Pendant les quelques semaines qui séparent le Congrès de Leipzig du Congrès de Strasbourg, la fraction socialiste française adhérente à l’Internationale Communiste n’a cessé d’accroître son importance et d’étendre son influence. A la veille de la réunion de Strasbourg, il est certain qu’elle groupera au Congrès plus du tiers des mandats. Dans le prochain Bulletin Communiste, nous pourrons, avec les résultats précis et le détail des votes sous les yeux, tirer pour notre propagande les enseignements de la consultation du Parti. Mais nos commentaires n’étant pas subordonnés au succès ou à l’échec numérique, nous avons le devoir de considérer dès maintenant nos certitudes de victoire prochaine et les faiblesses de notre propagande, qui éloignent cette victoire.

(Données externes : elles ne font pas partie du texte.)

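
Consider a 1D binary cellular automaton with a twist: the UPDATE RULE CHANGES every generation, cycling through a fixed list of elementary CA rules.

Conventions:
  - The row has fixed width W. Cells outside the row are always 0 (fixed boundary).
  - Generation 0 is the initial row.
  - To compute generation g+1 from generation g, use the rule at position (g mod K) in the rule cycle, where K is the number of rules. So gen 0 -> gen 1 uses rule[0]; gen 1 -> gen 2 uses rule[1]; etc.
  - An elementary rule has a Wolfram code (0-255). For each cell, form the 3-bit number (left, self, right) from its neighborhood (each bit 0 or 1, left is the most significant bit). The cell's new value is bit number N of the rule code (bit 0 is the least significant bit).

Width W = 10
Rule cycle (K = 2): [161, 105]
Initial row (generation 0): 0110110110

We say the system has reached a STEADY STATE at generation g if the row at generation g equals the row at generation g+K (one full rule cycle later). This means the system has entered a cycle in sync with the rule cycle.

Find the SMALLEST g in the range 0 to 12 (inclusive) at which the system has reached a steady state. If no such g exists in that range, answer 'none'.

Answer: 5

Derivation:
Gen 0: 0110110110
Gen 1 (rule 161): 0001001000
Gen 2 (rule 105): 1100000011
Gen 3 (rule 161): 0001111000
Gen 4 (rule 105): 1101001011
Gen 5 (rule 161): 0010000100
Gen 6 (rule 105): 1000110001
Gen 7 (rule 161): 0010000100
Gen 8 (rule 105): 1000110001
Gen 9 (rule 161): 0010000100
Gen 10 (rule 105): 1000110001
Gen 11 (rule 161): 0010000100
Gen 12 (rule 105): 1000110001
Gen 13 (rule 161): 0010000100
Gen 14 (rule 105): 1000110001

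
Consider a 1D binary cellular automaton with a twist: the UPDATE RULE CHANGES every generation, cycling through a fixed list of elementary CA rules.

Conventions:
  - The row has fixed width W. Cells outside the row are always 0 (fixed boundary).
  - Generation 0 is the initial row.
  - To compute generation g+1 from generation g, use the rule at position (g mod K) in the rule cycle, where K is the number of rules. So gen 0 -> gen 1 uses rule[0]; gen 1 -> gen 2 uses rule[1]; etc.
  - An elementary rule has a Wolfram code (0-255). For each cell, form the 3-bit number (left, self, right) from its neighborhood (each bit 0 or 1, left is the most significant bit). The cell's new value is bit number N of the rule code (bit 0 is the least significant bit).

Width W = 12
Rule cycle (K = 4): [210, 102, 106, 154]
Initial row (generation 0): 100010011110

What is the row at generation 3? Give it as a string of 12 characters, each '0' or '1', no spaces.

Gen 0: 100010011110
Gen 1 (rule 210): 010101101111
Gen 2 (rule 102): 111110110001
Gen 3 (rule 106): 100011110010

Answer: 100011110010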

Nous avons déterminé au sein du Parti, un puissant mouvement d’opinion, dont le mot d’ordre est l’adhésion immédiate à la 3e Internationale, et nous avons impulsé un tel courant avec de médiocres moyens d’expression. Contre tous les journaux quotidien, du Parti, contre la plupart des hebdomadaires, contre la quasi-unanimité des élus, contre tous les fonctionnaires des organisations centrales, nous avons lutté avec succès, grâce aux seules tribunes de la Vie Ouvrière et du Journal du Peuple, grâce à quelques milliers de brochures et de feuilles volantes. Et la victoire du Comité de la 3e Internationale est principalement révélée par l’attitude du Centre, des Reconstructeurs, qui ont été contraints pour garder le contact de la masse des socialistes, d’affirmer leur prétendue volonté d’adhérer à la 3e Internationale. Cette audacieuse assertion d’hommes qui cultivent les erreurs passées au lieu de les répudier, et qui osent envisager leur adhésion à l’Internationale Communiste tout en refusant de rompre avec les contre-révolutionnaires, ne contribuera pas peu à la confusion prochaine de ces auteurs : mais il est bon de l’enregistrer aujourd’hui comme un témoignage du prestige exercé sur les masses par la 3e Internationale que nul n’ose plus dénoncer, alors que six mois auparavant, les Reconstructeurs affectaient d’en mépriser l’importance.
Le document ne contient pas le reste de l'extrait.